The business, particularly in television and streaming content has grown exponentially here in NYC. It's a great thing. As in most fields, advances in technology have had a major effect on production. A far larger community of local film crews have grown.
In my father's time doing films and television in NY (and when my friends and I were starting out), you knew pretty much everyone on your crew and that of whatever other shows were shooting in town. Now, we find there are always new folks, new names to learn. A mixed bag of terrific additions and some who are rather green who lack the skill sets that were once baseline standards. The technology helps, but is not a replacement for smarts and ability, alas!
While almost everyone who designs or wardrobe supervises has used programs to do our breakdowns of scenes, changes, etc. for years, there are programs that have become standard and all info that is input onset can be accessible to those who are invited in to a particular production.

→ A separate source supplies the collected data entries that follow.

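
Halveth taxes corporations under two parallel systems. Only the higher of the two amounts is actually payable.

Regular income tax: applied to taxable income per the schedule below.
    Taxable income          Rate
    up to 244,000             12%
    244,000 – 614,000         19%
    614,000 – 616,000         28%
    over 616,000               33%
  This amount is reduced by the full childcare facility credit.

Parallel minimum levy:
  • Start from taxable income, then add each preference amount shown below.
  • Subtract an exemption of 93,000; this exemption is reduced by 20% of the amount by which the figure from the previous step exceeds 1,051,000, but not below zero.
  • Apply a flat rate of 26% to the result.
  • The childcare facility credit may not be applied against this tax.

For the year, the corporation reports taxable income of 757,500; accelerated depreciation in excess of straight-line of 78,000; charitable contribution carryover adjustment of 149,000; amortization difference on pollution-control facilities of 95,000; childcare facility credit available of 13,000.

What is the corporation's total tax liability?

Parallel minimum levy:
  Adjusted income: 757,500 + 78,000 + 149,000 + 95,000 = 1,079,500
  Exemption: 93,000 − 20% × (1,079,500 − 1,051,000) = 93,000 − 5,700 = 87,300
  Base: 1,079,500 − 87,300 = 992,200
  992,200 × 26% = 257,972

Regular income tax:
  244,000 × 12% = 29,280
  370,000 × 19% = 70,300
  2,000 × 28% = 560
  141,500 × 33% = 46,695
  → 146,835
  Less childcare facility credit 13,000 → 133,835

257,972 > 133,835, so the parallel minimum levy is the binding amount.

257,972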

With the likes of Sync on Set, your crew can upload a photo and information on set which you can plug into from wherever you are. Their website: https://www.synconset.com
It is one great way to bring new crew members up to speed on the look of a character and of your particular show.
We all rely on cell phones, iPads, Google and other search engines to get addresses, phone numbers, check on files stored in "the cloud". It is no longer necessary to haul note books around while hunting and gathering for costumes, props, etc... With shops going out of business on a daily basis in NYC, it's good to know if the shop you are headed to still exists.

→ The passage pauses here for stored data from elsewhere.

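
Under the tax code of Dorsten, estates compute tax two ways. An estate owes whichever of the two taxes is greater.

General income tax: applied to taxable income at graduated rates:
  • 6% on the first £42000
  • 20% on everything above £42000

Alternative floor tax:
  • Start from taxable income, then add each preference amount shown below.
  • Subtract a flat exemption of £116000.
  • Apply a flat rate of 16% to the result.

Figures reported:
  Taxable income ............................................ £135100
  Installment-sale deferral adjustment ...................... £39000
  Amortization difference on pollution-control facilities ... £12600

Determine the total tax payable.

£21140

General income tax:
  £42000 × 6% = £2520
  £93100 × 20% = £18620
  → £21140

Alternative floor tax:
  Adjusted income: £135100 + £39000 + £12600 = £186700
  Less exemption £116000 → base £70700
  £70700 × 16% = £11312

£21140 > £11312, so the general income tax governs.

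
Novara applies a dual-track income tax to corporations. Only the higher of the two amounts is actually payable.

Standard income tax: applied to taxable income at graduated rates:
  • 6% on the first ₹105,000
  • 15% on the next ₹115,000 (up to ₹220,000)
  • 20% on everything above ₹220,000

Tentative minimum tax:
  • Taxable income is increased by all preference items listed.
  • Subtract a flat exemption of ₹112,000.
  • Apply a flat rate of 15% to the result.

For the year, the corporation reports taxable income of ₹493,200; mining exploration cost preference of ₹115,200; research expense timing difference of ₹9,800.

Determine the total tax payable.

₹78,190

Tentative minimum tax:
  Adjusted income: ₹493,200 + ₹115,200 + ₹9,800 = ₹618,200
  Less exemption ₹112,000 → base ₹506,200
  ₹506,200 × 15% = ₹75,930

Standard income tax:
  ₹105,000 × 6% = ₹6,300
  ₹115,000 × 15% = ₹17,250
  ₹273,200 × 20% = ₹54,640
  → ₹78,190

₹78,190 > ₹75,930, so the standard income tax governs.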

At the production end, over the years, as information could be distributed later and later, it has had the unfortunate side effect of very last minute decision making becoming a matter of course.

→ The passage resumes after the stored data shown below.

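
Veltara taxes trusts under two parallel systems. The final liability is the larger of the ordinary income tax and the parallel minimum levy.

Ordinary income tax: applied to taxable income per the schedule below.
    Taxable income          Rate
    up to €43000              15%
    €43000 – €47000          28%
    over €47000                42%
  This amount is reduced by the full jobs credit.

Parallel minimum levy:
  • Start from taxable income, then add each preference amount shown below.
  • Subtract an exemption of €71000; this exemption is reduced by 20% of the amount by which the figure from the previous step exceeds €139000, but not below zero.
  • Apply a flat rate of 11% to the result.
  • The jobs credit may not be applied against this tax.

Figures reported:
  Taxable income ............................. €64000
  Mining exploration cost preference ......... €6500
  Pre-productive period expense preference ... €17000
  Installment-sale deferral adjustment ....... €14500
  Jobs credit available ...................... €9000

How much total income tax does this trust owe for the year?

Ordinary income tax:
  €43000 × 15% = €6450
  €4000 × 28% = €1120
  €17000 × 42% = €7140
  → €14710
  Less jobs credit €9000 → €5710

Parallel minimum levy:
  Adjusted income: €64000 + €6500 + €17000 + €14500 = €102000
  Exemption: €102000 ≤ €139000, so full €71000 applies
  Base: €102000 − €71000 = €31000
  €31000 × 11% = €3410

€5710 > €3410, so the ordinary income tax governs.

€5710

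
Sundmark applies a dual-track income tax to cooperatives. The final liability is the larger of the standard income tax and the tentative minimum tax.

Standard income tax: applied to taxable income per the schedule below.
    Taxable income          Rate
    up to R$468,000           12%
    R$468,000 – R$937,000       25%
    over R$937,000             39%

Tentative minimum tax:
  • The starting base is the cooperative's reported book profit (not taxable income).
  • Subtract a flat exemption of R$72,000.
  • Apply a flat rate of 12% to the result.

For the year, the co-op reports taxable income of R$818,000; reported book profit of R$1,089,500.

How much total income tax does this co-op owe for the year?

R$143,660

Standard income tax:
  R$468,000 × 12% = R$56,160
  R$350,000 × 25% = R$87,500
  → R$143,660

Tentative minimum tax:
  Base (reported book profit): R$1,089,500
  Less exemption R$72,000 → base R$1,017,500
  R$1,017,500 × 12% = R$122,100

R$143,660 > R$122,100, so the standard income tax governs.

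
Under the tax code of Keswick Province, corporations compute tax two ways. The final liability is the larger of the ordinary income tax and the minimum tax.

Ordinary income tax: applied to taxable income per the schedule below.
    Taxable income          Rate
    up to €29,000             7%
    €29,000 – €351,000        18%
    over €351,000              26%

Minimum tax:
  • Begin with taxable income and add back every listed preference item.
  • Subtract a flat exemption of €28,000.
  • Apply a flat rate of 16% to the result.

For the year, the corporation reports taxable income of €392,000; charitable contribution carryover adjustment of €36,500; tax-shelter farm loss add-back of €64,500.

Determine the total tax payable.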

At the costume end, previous to all the great technological innovations, you would make a shopping list with pretty much all your sizes and casting compiled before you left the studio in the morning. Casting was done enough ahead of time so that you could really nail a look without fear of being late for a fitting- you had some time to assemble the best choices for both the character and the available budget.
Nowadays, we all find ourselves looking for a decent hot spot to check e-mails or ever changing size charts online to see if casting has happened, what the actor looks like, what size he/she is. A big chunk of time is spent checking on information where the actual work at hand stops as you look for updates. It is a mixed bad of dealing with the pros and cons of an ever changing technology and its effects.
While sorting through old family file boxes at my studio yesterday, I came across a letter my father had received from Aaron Russo, who produced a Brian De Palma film dad was the scenic artist on.
It is an item I will treasure which shows the absolute class and personal touch that existed in the film industry and particularly of Mr. Russo. Although not every producer may have hand signed a thank you note and mailed it to a crew member, this stands as a testament to the fact that the good guys and gals exist. Sadly, Aaron Russo died far too young, but I am so glad to find this lovely note in these days where basic good manners sometimes go out the window.